In August 2022, Delos Santos was appointed as head coach of the University of the Philippines Fighting Maroons women's team.

He returned coaching the UST Golden Tigresses in June 2025, as his predecessor Kungfu Reyes transitions to a sports director role. He will remain concurrent Cignal HD coach.

===Club===
Delos Santos has coached in the Philippine Super Liga (PSL). He was head coach of the Petron Blaze Spikers from 2016 to 2019, helping the team clinch four titles in four competitions namely the 2017 All-Filipino, 2018 Grand Prix and All-Filipino, and the 2019 Grand Prix Conferences.

In 2017, he led a PSL selection team in the 2017 Annual Princess Maha Chakri Sirindhorn's Cup Volleyball Tournament in Sisaket, Thailand.

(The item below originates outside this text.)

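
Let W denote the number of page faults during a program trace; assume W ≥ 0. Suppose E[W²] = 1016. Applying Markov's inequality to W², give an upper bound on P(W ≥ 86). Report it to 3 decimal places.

Since W ≥ 0, the event {W ≥ 86} is the same as {W² ≥ 7396}.
Markov's inequality applied to W² gives P(W² ≥ 7396) ≤ E[W²]/7396 = 1016/7396 = 0.1374.

0.137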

PSL side Cignal HD Spikers tapped Delos Santos as an assistant coach to Edgar Barroga in January 2020. In March 2021, he was elevated as head coach of the Cignal HD Spikers after Barroga's departure. He became the team's first coach in the Premier Volleyball League (PVL) after Cignal left the PSL. He led Cignal to three silver and five bronze medal finishes in the PVL before its disbandment in April 2026.

===National team===
In 2018, Delos Santos was appointed as head coach of the Philippines women's national team replacing Ramil de Jesus. He returned to the role under an interim basis to coach the team at the 2026 AVC Women's Volleyball Cup due to regular coach Tai Bundit's injury.

==Personal life==
Delos Santos' nickname 'Shaq' came to be during his collegiate playing years with FEU. His dark complexion drew comparison to him and NBA player Shaquille O'Neal.